Craig Bowen didn't like where the part of the underground typified by Blue Thunder was headed. In his view, Chunder and Trotsky stood out as bad apples in an otherwise healthy group, and they signalled an unpleasant shift towards selling information. This was perhaps the greatest taboo. It was dirty. It was seedy. It was the realm of criminals, not explorers. The Australian computer underground had started to lose some of its fresh-faced innocence.

Somewhere in the midst of all this, a new player entered the Melbourne underground. His name was Stuart Gill, from a company called Hackwatch.

Bowen met Stuart through Kevin Fitzgerald, a well-known local hacker commentator who founded the Chisholm Institute of Technology's Computer Abuse Research Bureau, which later became the Australian Computer Abuse Research Bureau. After seeing a newspaper article quoting Fitzgerald, Craig decided to ring up the man many members of the underground considered to be a hacker-catcher. Why not? There were no federal laws in Australia against hacking, so Bowen didn't feel that nervous about it. Besides, he wanted to meet the enemy. No-one from the Australian underground had ever done it before, and Bowen decided it was high time. He wanted to set the record straight with Fitzgerald, to let him know what hackers were really on about. They began to talk periodically on the phone.
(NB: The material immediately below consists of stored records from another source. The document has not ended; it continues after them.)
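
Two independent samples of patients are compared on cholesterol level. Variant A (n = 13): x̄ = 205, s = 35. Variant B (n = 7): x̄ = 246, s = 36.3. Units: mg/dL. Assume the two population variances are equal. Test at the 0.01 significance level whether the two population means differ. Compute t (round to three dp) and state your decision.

t = -2.468; fail to reject H0

Let group 1 = variant A, group 2 = variant B. H0: μ_1 = μ_2; H1: μ_1 ≠ μ_2 (two-sample pooled-variance t-test, two-sided).
s_p² = [(13−1)·35² + (7−1)·36.3²]/(13+7−2) = 1255.9
t = (205 − 246)/√[1255.9·(1/13 + 1/7)] = -2.468
df = n₁ + n₂ − 2 = 18
Two-sided p-value ≈ 0.024
Since p ≈ 0.024 > α = 0.01, fail to reject H0; the data do not provide sufficient evidence against H0.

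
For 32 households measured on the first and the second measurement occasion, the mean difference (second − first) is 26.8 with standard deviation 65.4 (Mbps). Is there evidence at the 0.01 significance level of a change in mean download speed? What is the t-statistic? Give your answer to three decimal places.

H0: μ_d = 0; H1: μ_d ≠ 0 (paired t-test on the differences, two-sided).
t = d̄/(s_d/√n) = 26.8/(65.4/√32) = 2.318
df = n − 1 = 31
Two-sided p-value ≈ 0.027
Since p ≈ 0.027 > α = 0.01, fail to reject H0; the evidence is not statistically significant.

2.318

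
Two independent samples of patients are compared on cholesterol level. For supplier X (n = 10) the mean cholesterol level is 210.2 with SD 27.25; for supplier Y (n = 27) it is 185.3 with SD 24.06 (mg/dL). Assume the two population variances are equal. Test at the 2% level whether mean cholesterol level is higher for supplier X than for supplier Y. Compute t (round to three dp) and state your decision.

Let group 1 = supplier X, group 2 = supplier Y. H0: μ_1 = μ_2; H1: μ_1 > μ_2 (two-sample pooled-variance t-test, right-tailed).
s_p² = [(10−1)·27.25² + (27−1)·24.06²]/(10+27−2) = 620.972
t = (210.2 − 185.3)/√[620.972·(1/10 + 1/27)] = 2.699
df = n₁ + n₂ − 2 = 35
p-value = P(T ≥ 2.699) ≈ 0.005
Since p ≈ 0.005 < α = 0.02, reject H0; the evidence is statistically significant.

t = 2.699; reject H0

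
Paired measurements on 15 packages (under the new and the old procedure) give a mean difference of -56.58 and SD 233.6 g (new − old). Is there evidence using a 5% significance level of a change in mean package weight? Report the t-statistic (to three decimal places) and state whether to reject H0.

H0: μ_d = 0; H1: μ_d ≠ 0 (paired t-test on the differences, two-sided).
t = d̄/(s_d/√n) = -56.58/(233.6/√15) = -0.938
df = n − 1 = 14
Two-sided p-value ≈ 0.3641
Since p ≈ 0.3641 > α = 0.05, fail to reject H0; the data do not provide sufficient evidence against H0.

t = -0.938; fail to reject H0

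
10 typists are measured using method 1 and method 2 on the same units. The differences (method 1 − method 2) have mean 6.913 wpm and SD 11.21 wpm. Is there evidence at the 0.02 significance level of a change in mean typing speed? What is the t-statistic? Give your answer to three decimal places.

1.950

H0: μ_d = 0; H1: μ_d ≠ 0 (paired t-test on the differences, two-sided).
t = d̄/(s_d/√n) = 6.913/(11.21/√10) = 1.950
df = n − 1 = 9
Two-sided p-value ≈ 0.083
Since p ≈ 0.083 > α = 0.02, fail to reject H0; the evidence is not statistically significant.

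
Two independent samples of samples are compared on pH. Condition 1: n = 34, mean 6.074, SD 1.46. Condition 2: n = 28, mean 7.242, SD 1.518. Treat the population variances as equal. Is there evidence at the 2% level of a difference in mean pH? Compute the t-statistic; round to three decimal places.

Let group 1 = condition 1, group 2 = condition 2. H0: μ_1 = μ_2; H1: μ_1 ≠ μ_2 (two-sample pooled-variance t-test, two-sided).
s_p² = [(34−1)·1.46² + (28−1)·1.518²]/(34+28−2) = 2.20933
t = (6.074 − 7.242)/√[2.20933·(1/34 + 1/28)] = -3.079
df = n₁ + n₂ − 2 = 60
Two-sided p-value ≈ 0.0031
Since p ≈ 0.0031 < α = 0.02, reject H0; the data support H1.

-3.079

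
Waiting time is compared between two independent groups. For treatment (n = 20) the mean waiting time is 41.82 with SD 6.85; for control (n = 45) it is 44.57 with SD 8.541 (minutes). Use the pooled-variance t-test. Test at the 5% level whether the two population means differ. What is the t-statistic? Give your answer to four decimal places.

Let group 1 = treatment, group 2 = control. H0: μ_1 = μ_2; H1: μ_1 ≠ μ_2 (two-sample pooled-variance t-test, two-sided).
s_p² = [(20−1)·6.85² + (45−1)·8.541²]/(20+45−2) = 65.0995
t = (41.82 − 44.57)/√[65.0995·(1/20 + 1/45)] = -1.2683
df = n₁ + n₂ − 2 = 63
Two-sided p-value ≈ 0.209
Since p ≈ 0.209 > α = 0.05, fail to reject H0; the evidence is not statistically significant.

-1.2683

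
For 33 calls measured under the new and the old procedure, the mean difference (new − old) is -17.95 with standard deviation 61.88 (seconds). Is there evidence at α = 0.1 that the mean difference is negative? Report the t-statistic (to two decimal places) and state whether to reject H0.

H0: μ_d = 0; H1: μ_d < 0 (paired t-test on the differences, left-tailed).
t = d̄/(s_d/√n) = -17.95/(61.88/√33) = -1.67
df = n − 1 = 32
p-value = P(T ≤ -1.67) ≈ 0.053
Since p ≈ 0.053 < α = 0.1, reject H0; the evidence is statistically significant.

t = -1.67; reject H0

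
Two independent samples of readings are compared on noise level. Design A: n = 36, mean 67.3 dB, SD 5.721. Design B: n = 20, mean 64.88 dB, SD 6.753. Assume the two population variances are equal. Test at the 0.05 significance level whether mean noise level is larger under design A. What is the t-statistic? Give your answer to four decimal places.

1.4216

Let group 1 = design A, group 2 = design B. H0: μ_1 = μ_2; H1: μ_1 > μ_2 (two-sample pooled-variance t-test, right-tailed).
s_p² = [(36−1)·5.721² + (20−1)·6.753²]/(36+20−2) = 37.2593
t = (67.3 − 64.88)/√[37.2593·(1/36 + 1/20)] = 1.4216
df = n₁ + n₂ − 2 = 54
p-value = P(T ≥ 1.4216) ≈ 0.0804
Since p ≈ 0.0804 > α = 0.05, fail to reject H0; the data do not provide sufficient evidence against H0.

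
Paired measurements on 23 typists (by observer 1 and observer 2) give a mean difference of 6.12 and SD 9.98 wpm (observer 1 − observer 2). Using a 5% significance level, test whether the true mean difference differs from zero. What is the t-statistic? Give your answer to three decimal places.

H0: μ_d = 0; H1: μ_d ≠ 0 (paired t-test on the differences, two-sided).
t = d̄/(s_d/√n) = 6.12/(9.98/√23) = 2.941
df = n − 1 = 22
Two-sided p-value ≈ 0.008
Since p ≈ 0.008 < α = 0.05, reject H0; the evidence is statistically significant.

2.941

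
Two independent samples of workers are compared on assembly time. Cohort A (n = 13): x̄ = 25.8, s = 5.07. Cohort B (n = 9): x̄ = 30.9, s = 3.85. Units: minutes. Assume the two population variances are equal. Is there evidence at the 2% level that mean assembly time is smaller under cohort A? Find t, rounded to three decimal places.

-2.545

Let group 1 = cohort A, group 2 = cohort B. H0: μ_1 = μ_2; H1: μ_1 < μ_2 (two-sample pooled-variance t-test, left-tailed).
s_p² = [(13−1)·5.07² + (9−1)·3.85²]/(13+9−2) = 21.3519
t = (25.8 − 30.9)/√[21.3519·(1/13 + 1/9)] = -2.545
df = n₁ + n₂ − 2 = 20
p-value = P(T ≤ -2.545) ≈ 0.010
Since p ≈ 0.010 < α = 0.02, reject H0; the evidence is statistically significant.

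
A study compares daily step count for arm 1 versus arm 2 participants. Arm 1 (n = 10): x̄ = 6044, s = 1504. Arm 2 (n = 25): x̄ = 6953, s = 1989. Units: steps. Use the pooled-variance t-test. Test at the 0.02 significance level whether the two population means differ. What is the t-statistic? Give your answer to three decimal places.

Let group 1 = arm 1, group 2 = arm 2. H0: μ_1 = μ_2; H1: μ_1 ≠ μ_2 (two-sample pooled-variance t-test, two-sided).
s_p² = [(10−1)·1504² + (25−1)·1989²]/(10+25−2) = 3494090
t = (6044 − 6953)/√[3494090·(1/10 + 1/25)] = -1.300
df = n₁ + n₂ − 2 = 33
Two-sided p-value ≈ 0.2027
Since p ≈ 0.2027 > α = 0.02, fail to reject H0; the data do not provide sufficient evidence against H0.

-1.300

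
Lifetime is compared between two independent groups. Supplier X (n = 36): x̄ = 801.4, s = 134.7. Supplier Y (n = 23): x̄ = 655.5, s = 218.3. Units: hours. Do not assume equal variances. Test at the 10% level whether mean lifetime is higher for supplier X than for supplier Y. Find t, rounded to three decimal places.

2.875

Let group 1 = supplier X, group 2 = supplier Y. H0: μ_1 = μ_2; H1: μ_1 > μ_2 (Welch's two-sample t-test, right-tailed).
t = (x̄_1 − x̄_2)/√(s_1²/n_1 + s_2²/n_2) = (801.4 − 655.5)/√(134.7²/36 + 218.3²/23) = 2.875
Welch–Satterthwaite df ≈ 32.79
p-value = P(T ≥ 2.875) ≈ 0.004
Since p ≈ 0.004 < α = 0.1, reject H0; the evidence is statistically significant.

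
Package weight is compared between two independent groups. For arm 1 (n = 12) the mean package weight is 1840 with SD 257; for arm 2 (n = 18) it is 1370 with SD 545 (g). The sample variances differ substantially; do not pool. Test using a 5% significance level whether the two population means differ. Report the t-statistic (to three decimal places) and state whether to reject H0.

Let group 1 = arm 1, group 2 = arm 2. H0: μ_1 = μ_2; H1: μ_1 ≠ μ_2 (Welch's two-sample t-test, two-sided).
t = (x̄_1 − x̄_2)/√(s_1²/n_1 + s_2²/n_2) = (1840 − 1370)/√(257²/12 + 545²/18) = 3.168
Welch–Satterthwaite df ≈ 25.80
Two-sided p-value ≈ 0.004
Since p ≈ 0.004 < α = 0.05, reject H0; the data support H1.

t = 3.168; reject H0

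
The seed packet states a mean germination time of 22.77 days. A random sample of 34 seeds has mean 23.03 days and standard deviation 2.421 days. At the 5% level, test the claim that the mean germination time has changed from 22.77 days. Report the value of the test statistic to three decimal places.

0.626

H0: μ = 22.77; H1: μ ≠ 22.77 (one-sample t-test, two-sided).
t = (x̄ − μ₀)/(s/√n) = (23.03 − 22.77)/(2.421/√34) = 0.626
df = n − 1 = 33
Two-sided p-value ≈ 0.5355
Since p ≈ 0.5355 > α = 0.05, fail to reject H0; the evidence is not statistically significant.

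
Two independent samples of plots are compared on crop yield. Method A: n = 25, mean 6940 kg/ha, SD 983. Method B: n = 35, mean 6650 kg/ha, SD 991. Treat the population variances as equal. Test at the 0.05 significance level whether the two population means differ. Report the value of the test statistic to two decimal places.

1.12

Let group 1 = method A, group 2 = method B. H0: μ_1 = μ_2; H1: μ_1 ≠ μ_2 (two-sample pooled-variance t-test, two-sided).
s_p² = [(25−1)·983² + (35−1)·991²]/(25+35−2) = 975546
t = (6940 − 6650)/√[975546·(1/25 + 1/35)] = 1.12
df = n₁ + n₂ − 2 = 58
Two-sided p-value ≈ 0.267
Since p ≈ 0.267 > α = 0.05, fail to reject H0; the evidence is not statistically significant.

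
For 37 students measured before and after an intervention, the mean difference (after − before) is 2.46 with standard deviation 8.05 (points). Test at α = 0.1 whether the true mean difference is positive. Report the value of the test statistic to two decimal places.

H0: μ_d = 0; H1: μ_d > 0 (paired t-test on the differences, right-tailed).
t = d̄/(s_d/√n) = 2.46/(8.05/√37) = 1.86
df = n − 1 = 36
p-value = P(T ≥ 1.86) ≈ 0.036
Since p ≈ 0.036 < α = 0.1, reject H0; the data support H1.

1.86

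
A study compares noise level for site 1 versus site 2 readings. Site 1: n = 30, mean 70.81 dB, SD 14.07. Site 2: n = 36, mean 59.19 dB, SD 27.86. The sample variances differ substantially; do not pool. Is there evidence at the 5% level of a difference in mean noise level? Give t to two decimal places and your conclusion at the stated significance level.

t = 2.19; reject H0

Let group 1 = site 1, group 2 = site 2. H0: μ_1 = μ_2; H1: μ_1 ≠ μ_2 (Welch's two-sample t-test, two-sided).
t = (x̄_1 − x̄_2)/√(s_1²/n_1 + s_2²/n_2) = (70.81 − 59.19)/√(14.07²/30 + 27.86²/36) = 2.19
Welch–Satterthwaite df ≈ 53.64
Two-sided p-value ≈ 0.0329
Since p ≈ 0.0329 < α = 0.05, reject H0; the evidence is statistically significant.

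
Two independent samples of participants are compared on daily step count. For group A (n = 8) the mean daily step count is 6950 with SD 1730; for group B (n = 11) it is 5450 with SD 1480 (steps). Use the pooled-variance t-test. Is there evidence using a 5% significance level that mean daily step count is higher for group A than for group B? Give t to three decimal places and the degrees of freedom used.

t = 2.033, df = 17

Let group 1 = group A, group 2 = group B. H0: μ_1 = μ_2; H1: μ_1 > μ_2 (two-sample pooled-variance t-test, right-tailed).
s_p² = [(8−1)·1730² + (11−1)·1480²]/(8+11−2) = 2520840
t = (6950 − 5450)/√[2520840·(1/8 + 1/11)] = 2.033
df = n₁ + n₂ − 2 = 17
p-value = P(T ≥ 2.033) ≈ 0.0290
Since p ≈ 0.0290 < α = 0.05, reject H0; the data support H1.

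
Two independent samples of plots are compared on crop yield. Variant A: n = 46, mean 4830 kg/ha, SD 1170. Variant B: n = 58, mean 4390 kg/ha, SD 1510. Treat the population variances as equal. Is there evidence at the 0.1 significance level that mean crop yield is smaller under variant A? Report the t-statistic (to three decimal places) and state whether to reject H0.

t = 1.626; fail to reject H0

Let group 1 = variant A, group 2 = variant B. H0: μ_1 = μ_2; H1: μ_1 < μ_2 (two-sample pooled-variance t-test, left-tailed).
s_p² = [(46−1)·1170² + (58−1)·1510²]/(46+58−2) = 1878100
t = (4830 − 4390)/√[1878100·(1/46 + 1/58)] = 1.626
df = n₁ + n₂ − 2 = 102
p-value = P(T ≤ 1.626) ≈ 0.947
Since p ≈ 0.947 > α = 0.1, fail to reject H0; the data do not provide sufficient evidence against H0.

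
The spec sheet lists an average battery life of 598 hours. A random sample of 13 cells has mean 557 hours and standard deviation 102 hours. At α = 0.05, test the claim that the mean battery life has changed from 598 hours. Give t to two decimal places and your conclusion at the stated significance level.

H0: μ = 598; H1: μ ≠ 598 (one-sample t-test, two-sided).
t = (x̄ − μ₀)/(s/√n) = (557 − 598)/(102/√13) = -1.45
df = n − 1 = 12
Two-sided p-value ≈ 0.173
Since p ≈ 0.173 > α = 0.05, fail to reject H0; the evidence is not statistically significant.

t = -1.45; fail to reject H0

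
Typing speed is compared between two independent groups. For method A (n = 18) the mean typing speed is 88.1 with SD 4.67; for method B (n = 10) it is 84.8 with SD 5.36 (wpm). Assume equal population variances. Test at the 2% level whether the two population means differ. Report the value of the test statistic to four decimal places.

1.7007

Let group 1 = method A, group 2 = method B. H0: μ_1 = μ_2; H1: μ_1 ≠ μ_2 (two-sample pooled-variance t-test, two-sided).
s_p² = [(18−1)·4.67² + (10−1)·5.36²]/(18+10−2) = 24.2045
t = (88.1 − 84.8)/√[24.2045·(1/18 + 1/10)] = 1.7007
df = n₁ + n₂ − 2 = 26
Two-sided p-value ≈ 0.101
Since p ≈ 0.101 > α = 0.02, fail to reject H0; the data do not provide sufficient evidence against H0.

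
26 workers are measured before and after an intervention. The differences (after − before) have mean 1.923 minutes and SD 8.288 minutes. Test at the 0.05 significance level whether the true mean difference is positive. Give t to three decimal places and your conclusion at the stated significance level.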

Along the way, Bowen met Stuart Gill who said that he was working with Fitzgerald.4 Before long, Gill began visiting PI. Eventually, Bowen visited Gill in person at the Mount Martha home he shared with his elderly aunt and uncle. Stuart had all sorts of computer equipment hooked up there, and a great number of boxes of papers in the garage.

`Oh, hello there, Paul,' Gill's ancient-looking uncle said when he saw the twosome. As soon as the old man had tottered off, Gill pulled Bowen aside confidentially.

`Don't worry about old Eric,' he said. `He lost it in the war. Today he thinks I'm Paul, tomorrow it will be someone else.'

Bowen nodded, understanding.

There were many strange things about Stuart Gill, all of which seemed to have a rational explanation, yet that explanation somehow never quite answered the question in full.

Aged in his late thirties, he was much older and far more worldly than Craig Bowen. He had very, very pale skin—so pasty it looked as though he had never sat in the sun in his life.

Gill drew Bowen into the complex web of his life. Soon he told the young hacker that he wasn't just running Hackwatch, he was also involved in intelligence work. For the Australian Federal Police. For ASIO. For the National Crime Authority. For the Victoria Police's Bureau of Criminal Intelligence (BCI). He showed Bowen some secret computer files and documents, but he made him sign a special form first—a legal-looking document demanding non-disclosure based on some sort of official secrets act.